It’s possible to make mundane workplace comedies enjoyable. The Office gave us one of modern television’s most compelling romances and Office Space is still as quotable today as it was 20 years ago. The new German film, In the Aisles, directed and co-written by Thomas Stuber, has some of the absurdity that made those workplace comedies work. There are scenes of forklifts weaving through the aisles of a Costco-esque warehouse and the workers are constantly gossiping and feuding. Unfortunately, what the film lacks are characters that make us care about these petty dramas.

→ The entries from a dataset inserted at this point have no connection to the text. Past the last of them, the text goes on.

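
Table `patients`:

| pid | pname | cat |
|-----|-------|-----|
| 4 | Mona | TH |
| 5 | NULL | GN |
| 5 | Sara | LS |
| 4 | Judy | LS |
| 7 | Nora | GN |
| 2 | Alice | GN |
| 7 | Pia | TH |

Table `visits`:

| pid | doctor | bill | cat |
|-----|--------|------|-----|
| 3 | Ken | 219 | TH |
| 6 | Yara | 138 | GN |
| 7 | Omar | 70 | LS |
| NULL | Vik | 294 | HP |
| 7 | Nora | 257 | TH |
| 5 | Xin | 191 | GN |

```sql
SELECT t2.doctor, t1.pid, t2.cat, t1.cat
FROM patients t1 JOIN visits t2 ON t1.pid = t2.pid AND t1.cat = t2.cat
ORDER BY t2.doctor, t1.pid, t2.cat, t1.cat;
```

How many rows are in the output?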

Our entry point into the world is Christian (Franz Rogowski), a heavily tattooed, strong, silent type who seems to be leaving a rougher life behind for more stability. Placed in the beverages department with the much older Bruno (Peter Kurth), he soon develops an obsession with a woman in the sweets department, Marion (Sandra Hüller). As Christian slowly settles into the work and learns to operate the forklift on his own, he and Marion gradually grow closer—despite the fact that she’s already married. It’s a set up ripe for drama, but the film is far more concerned–and far better–at embedding the audience in the everyday workings of the store.
Christian and his coworkers work the night shift and the quiet intimacy of the near-empty store gives the work scenes a somewhat otherworldly quality. The classical music that plays as the forklifts dance through the aisles isn’t just a stylistic choice, it’s playing over the store speakers as one of the workers plays DJ each night. That slightly off quality also extends to some of the scenes where Stuber and co-writer Clemens Meyer lean into the absurdity of what Christian and the other workers do each day. Though watching Christian struggle to operate the forklift earns a few laughs, perhaps the most memorable moment comes when he sits through a workplace safety video during a training class.
Over Christian’s shoulder, we watch as one actor after another is maimed or even sliced in half by machinery gone wrong. It’s a funny scene, but part of what makes it so memorable is how tonally distinct it is from the rest of the film. Indeed, many of Aisles’s problems spring from the moments when that absurdity feels at odds with the otherwise subdued and realistic tone. There’s the fact that there only seem to be women in the sweets department and that Marion’s name tag literally says, “Sweet Goods.” There’s the scene where Marion and Christian flirt in the break room and whenever the camera is pointed at Marion and the fake tropical background on the wall behind her, the audience and presumably Christian hear waves crashing.
While each choice is meant to break up the film’s brutally slow pacing, it can only help so much when the story itself is so listless and uneventful. Other than the love story between Christian and Marion, the only real plotline with any meat on it is whether Christian will learn to drive the forklift. We see Christian clam up when some equally tattooed old friends see him in the store and he tells Marion about punching a boss at a previous job, but we otherwise learn nothing about why he wants to leave his life of petty larceny or how long he was in juvenile detention. Stuber and Meyer seem to gesture toward giving the largely-mute Christian interiority through the occasional voice over, but they don’t typically tell us anything that isn’t already clear onscreen and what’s said is so oblique that the almost literary tone doesn’t fit the character.
That would perhaps be forgivable if the love story were more concrete, but it feels like an afterthought throughout. Christian doesn’t learn of Marion’s marriage until well into their flirtation and not only does he hear it from a secondary character, but the pair never talk about their relationship in the context of her marriage. Hüller and Rogowski have chemistry, but it’s hard to invest in the characters’ relationship when the script never seems like it’s going anywhere. Just as egregious is a late-film character death that, while poignant because we’ve spent so much time with the character, doesn’t feel earned because the dialogue never suggests that person is as bad off as they actually are.
In the Aisles should be better than it is. It’s a well-made film with two compelling leads whose chemistry should make us invest in their story. Unfortunately, the script doesn’t seem terribly interested in its characters, instead focusing on the repetitive tasks that the workers do each day. There’s certainly a point to be made about the way relationships can blossom in even the most pedestrian circumstances, but Stuber’s film simply doesn’t know how.